Consider a cubic $C$ of the form $$F(u, v) = u^3 + v^3 - \alpha = 0.$$ The Weierstrass equation is claimed to be $$y^2 = x^3 - 432 \alpha^2.$$ I've been trying to prove this, following the procedure outlined by Silverman--Tate's Rational Points on Elliptic Curves, p. 23. However, I cannot get it to work.
First, homogenize the equation to get $$F(U, V, W) = U^3 + V^3 - \alpha W^3 = 0.$$ We start with a rational point $P = [1, -1, 0]$, and we declare the line $Z = 0$ to be the tangent line to this rational point.

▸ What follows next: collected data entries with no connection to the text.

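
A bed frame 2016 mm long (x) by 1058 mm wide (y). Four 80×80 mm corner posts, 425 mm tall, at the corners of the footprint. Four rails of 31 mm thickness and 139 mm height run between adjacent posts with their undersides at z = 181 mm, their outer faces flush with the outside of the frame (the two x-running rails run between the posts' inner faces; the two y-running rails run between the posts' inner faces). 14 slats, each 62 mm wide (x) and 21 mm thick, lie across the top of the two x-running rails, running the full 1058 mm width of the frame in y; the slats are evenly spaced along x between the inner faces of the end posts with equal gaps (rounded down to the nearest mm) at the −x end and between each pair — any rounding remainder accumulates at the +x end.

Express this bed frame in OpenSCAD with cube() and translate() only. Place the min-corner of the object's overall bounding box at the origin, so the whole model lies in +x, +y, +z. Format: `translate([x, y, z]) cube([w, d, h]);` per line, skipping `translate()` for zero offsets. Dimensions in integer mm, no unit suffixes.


cube([80, 80, 425]);
translate([0, 978, 0]) cube([80, 80, 425]);
translate([1936, 0, 0]) cube([80, 80, 425]);
translate([1936, 978, 0]) cube([80, 80, 425]);
translate([80, 0, 181]) cube([1856, 31, 139]);
translate([80, 1027, 181]) cube([1856, 31, 139]);
translate([0, 80, 181]) cube([31, 898, 139]);
translate([1985, 80, 181]) cube([31, 898, 139]);
translate([145, 0, 320]) cube([62, 1058, 21]);
translate([272, 0, 320]) cube([62, 1058, 21]);
translate([399, 0, 320]) cube([62, 1058, 21]);
translate([526, 0, 320]) cube([62, 1058, 21]);
translate([653, 0, 320]) cube([62, 1058, 21]);
translate([780, 0, 320]) cube([62, 1058, 21]);
translate([907, 0, 320]) cube([62, 1058, 21]);
translate([1034, 0, 320]) cube([62, 1058, 21]);
translate([1161, 0, 320]) cube([62, 1058, 21]);
translate([1288, 0, 320]) cube([62, 1058, 21]);
translate([1415, 0, 320]) cube([62, 1058, 21]);
translate([1542, 0, 320]) cube([62, 1058, 21]);
translate([1669, 0, 320]) cube([62, 1058, 21]);
translate([1796, 0, 320]) cube([62, 1058, 21]);


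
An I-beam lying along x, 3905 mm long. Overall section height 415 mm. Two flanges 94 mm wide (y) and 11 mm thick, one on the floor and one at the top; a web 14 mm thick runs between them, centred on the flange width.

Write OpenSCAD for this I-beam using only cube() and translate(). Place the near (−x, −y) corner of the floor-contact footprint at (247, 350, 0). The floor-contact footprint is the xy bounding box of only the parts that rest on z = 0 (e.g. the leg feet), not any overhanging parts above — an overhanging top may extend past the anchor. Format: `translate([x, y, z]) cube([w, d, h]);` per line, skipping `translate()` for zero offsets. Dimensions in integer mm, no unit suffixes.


translate([247, 350, 0]) cube([3905, 94, 11]);
translate([247, 390, 11]) cube([3905, 14, 393]);
translate([247, 350, 404]) cube([3905, 94, 11]);


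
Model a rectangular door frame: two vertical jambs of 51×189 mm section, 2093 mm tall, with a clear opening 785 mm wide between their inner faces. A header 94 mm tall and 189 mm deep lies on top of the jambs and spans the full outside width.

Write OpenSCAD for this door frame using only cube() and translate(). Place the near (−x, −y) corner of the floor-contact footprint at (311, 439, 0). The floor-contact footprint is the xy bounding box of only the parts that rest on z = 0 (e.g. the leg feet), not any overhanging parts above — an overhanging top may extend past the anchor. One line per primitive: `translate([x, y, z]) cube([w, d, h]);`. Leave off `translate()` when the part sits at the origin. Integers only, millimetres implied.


translate([311, 439, 0]) cube([51, 189, 2093]);
translate([1147, 439, 0]) cube([51, 189, 2093]);
translate([311, 439, 2093]) cube([887, 189, 94]);


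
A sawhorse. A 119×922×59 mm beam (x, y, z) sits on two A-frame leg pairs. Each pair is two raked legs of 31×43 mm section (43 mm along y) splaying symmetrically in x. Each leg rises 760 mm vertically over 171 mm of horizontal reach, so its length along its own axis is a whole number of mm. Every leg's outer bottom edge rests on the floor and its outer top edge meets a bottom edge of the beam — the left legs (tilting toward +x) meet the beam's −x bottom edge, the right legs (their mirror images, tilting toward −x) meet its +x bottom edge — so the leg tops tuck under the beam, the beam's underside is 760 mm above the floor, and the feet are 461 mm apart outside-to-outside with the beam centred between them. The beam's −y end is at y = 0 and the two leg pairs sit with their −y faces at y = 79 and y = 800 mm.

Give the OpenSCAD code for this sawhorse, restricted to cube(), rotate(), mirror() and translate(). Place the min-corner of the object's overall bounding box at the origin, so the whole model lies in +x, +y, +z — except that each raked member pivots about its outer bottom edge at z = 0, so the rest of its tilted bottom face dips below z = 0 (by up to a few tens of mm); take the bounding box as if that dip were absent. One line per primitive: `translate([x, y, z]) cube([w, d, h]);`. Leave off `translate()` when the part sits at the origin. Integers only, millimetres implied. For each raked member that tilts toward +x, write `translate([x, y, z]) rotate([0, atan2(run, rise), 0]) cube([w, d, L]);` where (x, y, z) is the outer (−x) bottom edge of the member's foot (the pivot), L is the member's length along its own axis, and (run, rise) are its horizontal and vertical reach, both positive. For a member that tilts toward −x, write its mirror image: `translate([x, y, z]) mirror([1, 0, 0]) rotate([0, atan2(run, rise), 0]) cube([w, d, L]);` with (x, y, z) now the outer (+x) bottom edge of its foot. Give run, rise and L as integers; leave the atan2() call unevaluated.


// leg length = √(171² + 760²) = 779
// right-leg outer foot x = 2·171 + 119 = 461
// beam min-corner = (171, 0, 760)
translate([171, 0, 760]) cube([119, 922, 59]);
translate([0, 79, 0]) rotate([0, atan2(171, 760), 0]) cube([31, 43, 779]);
translate([461, 79, 0]) mirror([1, 0, 0]) rotate([0, atan2(171, 760), 0]) cube([31, 43, 779]);
translate([0, 800, 0]) rotate([0, atan2(171, 760), 0]) cube([31, 43, 779]);
translate([461, 800, 0]) mirror([1, 0, 0]) rotate([0, atan2(171, 760), 0]) cube([31, 43, 779]);


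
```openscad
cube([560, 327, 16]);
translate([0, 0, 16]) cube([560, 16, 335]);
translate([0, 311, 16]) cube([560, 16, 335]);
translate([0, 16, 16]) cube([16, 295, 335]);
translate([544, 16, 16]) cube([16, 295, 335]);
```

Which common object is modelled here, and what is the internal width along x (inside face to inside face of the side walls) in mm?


An open box. The internal width is 528 mm.

A 560×327 base slab with four walls standing on it — an open box. The base is 560 mm wide and the walls are 16 mm thick, so the internal width is 560 − 2 × 16 = 528 mm.


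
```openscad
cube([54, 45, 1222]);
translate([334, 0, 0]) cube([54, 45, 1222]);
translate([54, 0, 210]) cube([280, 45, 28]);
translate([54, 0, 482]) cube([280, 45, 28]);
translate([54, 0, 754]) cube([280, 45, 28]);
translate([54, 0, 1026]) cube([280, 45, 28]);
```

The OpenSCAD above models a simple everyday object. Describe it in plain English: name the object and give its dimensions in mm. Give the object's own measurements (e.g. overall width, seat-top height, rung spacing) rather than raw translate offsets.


A straight ladder. Two 54×45 mm vertical rails, 1222 mm tall, stand 388 mm apart (outside-to-outside) with their front faces coplanar on the −y side. 4 rungs, each 45 mm deep and 28 mm tall, span between the inner faces of the rails, front faces flush with the rails. The lowest rung's underside is at z = 210 mm and rungs are spaced 272 mm apart (underside to underside).


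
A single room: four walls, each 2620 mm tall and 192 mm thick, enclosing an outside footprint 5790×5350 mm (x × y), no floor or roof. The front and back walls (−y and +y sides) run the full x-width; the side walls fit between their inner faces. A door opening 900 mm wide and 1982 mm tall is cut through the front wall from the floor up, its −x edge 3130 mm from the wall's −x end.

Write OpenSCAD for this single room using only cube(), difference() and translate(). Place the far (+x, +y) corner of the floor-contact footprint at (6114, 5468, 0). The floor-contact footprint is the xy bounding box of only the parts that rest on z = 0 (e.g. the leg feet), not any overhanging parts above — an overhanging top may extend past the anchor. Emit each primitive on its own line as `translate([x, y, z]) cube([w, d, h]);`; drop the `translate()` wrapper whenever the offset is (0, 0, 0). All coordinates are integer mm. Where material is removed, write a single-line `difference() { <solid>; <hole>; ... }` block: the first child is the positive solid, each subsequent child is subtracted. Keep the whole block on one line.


difference() { translate([324, 118, 0]) cube([5790, 192, 2620]); translate([3454, 118, 0]) cube([900, 192, 1982]); }
translate([324, 5276, 0]) cube([5790, 192, 2620]);
translate([324, 310, 0]) cube([192, 4966, 2620]);
translate([5922, 310, 0]) cube([192, 4966, 2620]);


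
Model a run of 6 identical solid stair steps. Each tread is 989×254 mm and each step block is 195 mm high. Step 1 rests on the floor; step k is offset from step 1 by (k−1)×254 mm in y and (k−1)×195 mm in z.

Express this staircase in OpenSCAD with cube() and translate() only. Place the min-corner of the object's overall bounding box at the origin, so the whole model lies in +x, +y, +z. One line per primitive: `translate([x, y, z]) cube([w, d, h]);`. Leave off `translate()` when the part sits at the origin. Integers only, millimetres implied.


cube([989, 254, 195]);
translate([0, 254, 195]) cube([989, 254, 195]);
translate([0, 508, 390]) cube([989, 254, 195]);
translate([0, 762, 585]) cube([989, 254, 195]);
translate([0, 1016, 780]) cube([989, 254, 195]);
translate([0, 1270, 975]) cube([989, 254, 195]);


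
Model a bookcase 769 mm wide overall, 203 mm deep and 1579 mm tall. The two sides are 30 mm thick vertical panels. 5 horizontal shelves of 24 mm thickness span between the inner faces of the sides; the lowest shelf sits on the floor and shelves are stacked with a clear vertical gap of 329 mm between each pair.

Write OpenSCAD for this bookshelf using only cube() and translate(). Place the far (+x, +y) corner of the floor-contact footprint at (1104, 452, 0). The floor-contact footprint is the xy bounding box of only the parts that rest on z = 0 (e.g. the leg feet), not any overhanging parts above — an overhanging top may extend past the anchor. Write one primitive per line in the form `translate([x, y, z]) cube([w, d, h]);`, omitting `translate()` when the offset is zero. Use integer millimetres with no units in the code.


translate([335, 249, 0]) cube([30, 203, 1579]);
translate([1074, 249, 0]) cube([30, 203, 1579]);
translate([365, 249, 0]) cube([709, 203, 24]);
translate([365, 249, 353]) cube([709, 203, 24]);
translate([365, 249, 706]) cube([709, 203, 24]);
translate([365, 249, 1059]) cube([709, 203, 24]);
translate([365, 249, 1412]) cube([709, 203, 24]);


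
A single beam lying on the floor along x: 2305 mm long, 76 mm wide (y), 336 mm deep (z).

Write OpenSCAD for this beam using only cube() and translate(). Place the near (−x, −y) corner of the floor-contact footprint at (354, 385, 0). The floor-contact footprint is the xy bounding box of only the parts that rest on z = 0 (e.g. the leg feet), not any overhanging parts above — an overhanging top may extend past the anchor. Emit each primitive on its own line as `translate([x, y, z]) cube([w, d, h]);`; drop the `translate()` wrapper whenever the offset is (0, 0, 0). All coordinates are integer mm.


translate([354, 385, 0]) cube([2305, 76, 336]);


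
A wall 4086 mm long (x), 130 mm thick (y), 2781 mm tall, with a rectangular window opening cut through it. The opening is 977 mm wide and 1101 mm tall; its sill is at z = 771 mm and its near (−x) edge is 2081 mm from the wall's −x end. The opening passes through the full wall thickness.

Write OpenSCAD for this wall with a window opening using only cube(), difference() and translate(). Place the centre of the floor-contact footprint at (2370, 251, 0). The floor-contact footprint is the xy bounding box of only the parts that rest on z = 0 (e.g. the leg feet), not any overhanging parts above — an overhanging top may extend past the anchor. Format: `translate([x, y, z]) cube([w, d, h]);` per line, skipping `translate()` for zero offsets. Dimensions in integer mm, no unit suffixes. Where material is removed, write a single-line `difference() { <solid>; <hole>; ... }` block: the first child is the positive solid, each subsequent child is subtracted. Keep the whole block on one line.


difference() { translate([327, 186, 0]) cube([4086, 130, 2781]); translate([2408, 186, 771]) cube([977, 130, 1101]); }


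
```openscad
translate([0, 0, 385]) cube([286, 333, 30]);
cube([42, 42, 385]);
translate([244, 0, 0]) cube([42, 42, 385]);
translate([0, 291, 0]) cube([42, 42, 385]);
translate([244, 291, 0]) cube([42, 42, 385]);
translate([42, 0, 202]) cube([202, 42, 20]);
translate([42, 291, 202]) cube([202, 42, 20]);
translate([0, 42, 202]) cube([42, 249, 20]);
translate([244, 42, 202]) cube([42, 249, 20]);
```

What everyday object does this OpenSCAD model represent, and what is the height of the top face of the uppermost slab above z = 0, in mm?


A stool. The seat height is 415 mm.

A 286×333×30 slab at z = 385 on four corner posts — a stool. The seat top is 385 + 30 = 415 mm.


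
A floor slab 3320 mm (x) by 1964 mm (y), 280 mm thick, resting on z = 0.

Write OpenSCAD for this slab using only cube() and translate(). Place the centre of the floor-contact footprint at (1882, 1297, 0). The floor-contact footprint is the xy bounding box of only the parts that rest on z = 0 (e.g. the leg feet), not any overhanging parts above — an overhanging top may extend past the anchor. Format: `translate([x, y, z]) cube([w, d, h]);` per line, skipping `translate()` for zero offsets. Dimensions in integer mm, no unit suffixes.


translate([222, 315, 0]) cube([3320, 1964, 280]);


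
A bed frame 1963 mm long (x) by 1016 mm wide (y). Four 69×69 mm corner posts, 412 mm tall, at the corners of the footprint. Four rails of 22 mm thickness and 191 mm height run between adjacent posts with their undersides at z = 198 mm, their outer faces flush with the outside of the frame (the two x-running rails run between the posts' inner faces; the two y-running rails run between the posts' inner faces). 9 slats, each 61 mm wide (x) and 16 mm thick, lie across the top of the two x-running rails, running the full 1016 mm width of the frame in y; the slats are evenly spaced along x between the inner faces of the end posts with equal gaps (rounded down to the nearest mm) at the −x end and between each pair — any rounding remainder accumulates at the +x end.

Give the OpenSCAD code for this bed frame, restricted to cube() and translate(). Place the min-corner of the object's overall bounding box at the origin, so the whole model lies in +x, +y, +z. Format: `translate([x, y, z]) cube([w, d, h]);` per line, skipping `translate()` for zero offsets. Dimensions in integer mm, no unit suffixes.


// slat z = rail_z + rail_h = 198 + 191 = 389
// slat gap = ⌊(1825 − 9·61) / 10⌋ = 127
cube([69, 69, 412]);
translate([0, 947, 0]) cube([69, 69, 412]);
translate([1894, 0, 0]) cube([69, 69, 412]);
translate([1894, 947, 0]) cube([69, 69, 412]);
translate([69, 0, 198]) cube([1825, 22, 191]);
translate([69, 994, 198]) cube([1825, 22, 191]);
translate([0, 69, 198]) cube([22, 878, 191]);
translate([1941, 69, 198]) cube([22, 878, 191]);
translate([196, 0, 389]) cube([61, 1016, 16]);
translate([384, 0, 389]) cube([61, 1016, 16]);
translate([572, 0, 389]) cube([61, 1016, 16]);
translate([760, 0, 389]) cube([61, 1016, 16]);
translate([948, 0, 389]) cube([61, 1016, 16]);
translate([1136, 0, 389]) cube([61, 1016, 16]);
translate([1324, 0, 389]) cube([61, 1016, 16]);
translate([1512, 0, 389]) cube([61, 1016, 16]);
translate([1700, 0, 389]) cube([61, 1016, 16]);


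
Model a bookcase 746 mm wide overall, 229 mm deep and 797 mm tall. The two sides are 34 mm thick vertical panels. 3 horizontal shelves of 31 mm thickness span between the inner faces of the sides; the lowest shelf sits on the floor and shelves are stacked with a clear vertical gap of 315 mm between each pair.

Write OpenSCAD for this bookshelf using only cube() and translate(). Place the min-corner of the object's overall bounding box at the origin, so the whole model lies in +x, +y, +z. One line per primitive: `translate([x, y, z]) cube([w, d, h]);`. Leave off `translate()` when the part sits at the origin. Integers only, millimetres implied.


cube([34, 229, 797]);
translate([712, 0, 0]) cube([34, 229, 797]);
translate([34, 0, 0]) cube([678, 229, 31]);
translate([34, 0, 346]) cube([678, 229, 31]);
translate([34, 0, 692]) cube([678, 229, 31]);


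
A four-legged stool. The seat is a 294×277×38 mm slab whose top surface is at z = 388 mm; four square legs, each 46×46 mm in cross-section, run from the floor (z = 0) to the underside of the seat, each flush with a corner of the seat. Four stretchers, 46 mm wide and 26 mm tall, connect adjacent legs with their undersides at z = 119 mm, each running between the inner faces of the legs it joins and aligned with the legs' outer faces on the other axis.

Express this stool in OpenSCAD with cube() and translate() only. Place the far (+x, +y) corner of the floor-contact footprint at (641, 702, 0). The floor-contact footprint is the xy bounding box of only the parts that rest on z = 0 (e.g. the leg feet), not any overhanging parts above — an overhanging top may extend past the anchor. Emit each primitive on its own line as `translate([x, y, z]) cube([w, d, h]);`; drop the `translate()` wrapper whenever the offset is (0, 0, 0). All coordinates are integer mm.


translate([347, 425, 350]) cube([294, 277, 38]);
translate([347, 425, 0]) cube([46, 46, 350]);
translate([595, 425, 0]) cube([46, 46, 350]);
translate([347, 656, 0]) cube([46, 46, 350]);
translate([595, 656, 0]) cube([46, 46, 350]);
translate([393, 425, 119]) cube([202, 46, 26]);
translate([393, 656, 119]) cube([202, 46, 26]);
translate([347, 471, 119]) cube([46, 185, 26]);
translate([595, 471, 119]) cube([46, 185, 26]);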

Explicitly then, $$Z = \frac{\partial F}{\partial U} \bigg|_{P}(U - 1) + \frac{\partial F}{\partial V} \bigg|_{P}(V + 1) + \frac{\partial F}{\partial W}\bigg|_{P}(W - 0) = 3U + 3V.$$ We take $Y = 0$ to be any line other than $Z = 0$ going through $P$. Let me arbitrarily take $Y = U + V + W$ then. As for the line $X = 0$, usually you would look at the intersection of $C$ with $Z = 0$; you'd find that, apart from $P$, you'll get some other intersection $Q$, and $X = 0$ must be any other line through $Q$. But $P$ is an inflection point, giving us freedom to take $X = 0$ to by any line not containing $P$. So let's just take $X = U$.
Our coordinate change can be captured as $$ \begin{pmatrix} X \\ Y \\ Z \end{pmatrix} = \begin{pmatrix} 1 & 0 & 0 \\ 1 & 1 & 1 \\ 3 & 3 & 0 \end{pmatrix} \begin{pmatrix} U \\ V \\ W \end{pmatrix}.$$ We invert the matrix to obtain the equations $$\begin{split} U &= X \\ V &= -X + \frac{1}{3} Z \\ W &= Y - \frac{1}{3} Z \end{split}$$ which we substitute into $F(U, V, W)$. According to Silverman--Tate, the result should then be an equation of the form $$F'(X, Y, Z) = XY^2 + Z \cdot(\text{quadratic equation in $X,Y,Z$}) = 0,$$ which can then be simplified using algebra. But this doesn't happen. When I substitute, I instead obtain an equation of the form $$-\alpha Y^3 + Z \cdot(\text{quadratic equation in $X,Y,Z$}) = 0.$$
Question: Am I doing something wrong? If not, then how should I deal with this?
Upon inspection, I think it's not surprising that this happens. A priori, the equation $F'(X,Y,Z)$ will tautologically be of the form $$F'(X, Y, Z) = c_1 X^3 + c_2 X^2 Y + c_3 XY^2 + c_4 Y^3 + c_5 Z \cdot (\text{quadratic}) = 0.$$ But this equation must vanish on $P = [1, 0, 0]$ and $Q = [0, 1, 0]$ forcing $c_1$ and $c_4$ to be $0$, and $c_2$ must also be $0$ because $F'(X, Y, 0)$ must have a second-order root at $Y = 0$. However, the vanishing of $c_4$ fails precisely when we have an inflection point, since there won't be a point $Q$ anymore. My guess, then, is that I'm not making a mistake, but rather I'm dealing with a situation that the book doesn't cover in detail.